Nonetheless, the debate with the Willich-Schapper tendency has left us with an enduring legacy: the clear affirmation by the 'Marx tendency' that revolution could only come about when the "modern forces of production" had entered into conflict with "the bourgeois forms of production"; when capitalism had become a fetter on the development of the productive forces, a decadent social system. This was the essential reply to all those who, divorcing it from its objective historical conditions, reduced the communist revolution to a simple question of will. And it is a reply that has had to be repeated over and over again in the workers' movement - against the Bakuninists in the First International, who showed the same lack of interest in the question of material conditions, and made the revolution dependent on the flair and enthusiasm of the masses (and of their self-proclaimed secret vanguard); or against Bakunin's latter-day descendants in today's proletarian political milieu - groups like the Groupe Communiste Internationaliste and Wildcat, who, starting by rejecting the marxist conception of the decadence of capitalism, end up rejecting all notions of historical progress and claim that communism has been possible since capitalism began, or even since the very dawn of class society.

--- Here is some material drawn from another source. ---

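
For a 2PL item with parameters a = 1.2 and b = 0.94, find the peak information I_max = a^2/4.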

It is true that the debate in 1850 did not finally clarify this question of decadence; there is room in Marx's words about the "next revolution coming out of the next crisis" for concluding that Marx saw the revolutionary possibility emerging not so much out of a period in which-bourgeois relations have become a permanent fetter on the productive forces, but out of one of the cyclical and temporary crises which punctuated capitalism's life throughout the 19th century. Some currents within the proletarian movement - in particular the Bordigists - have tried to remain consistent with Marx's critique of voluntarism while rejecting the notion of a permanent crisis of the capitalist mode of production, the notion of decadence. But although the concept of decadence could not be fully clarified until capitalism really entered its decadent phase, it is our contention that those who defend this notion are the real heirs of Marx's method. This will be one of the elements we will examine in the next article in this series, when we consider Marx's theoretical work in the period following the dissolution of the League from the angle most relevant to this series: as a key to understanding the necessity and possibility of communism.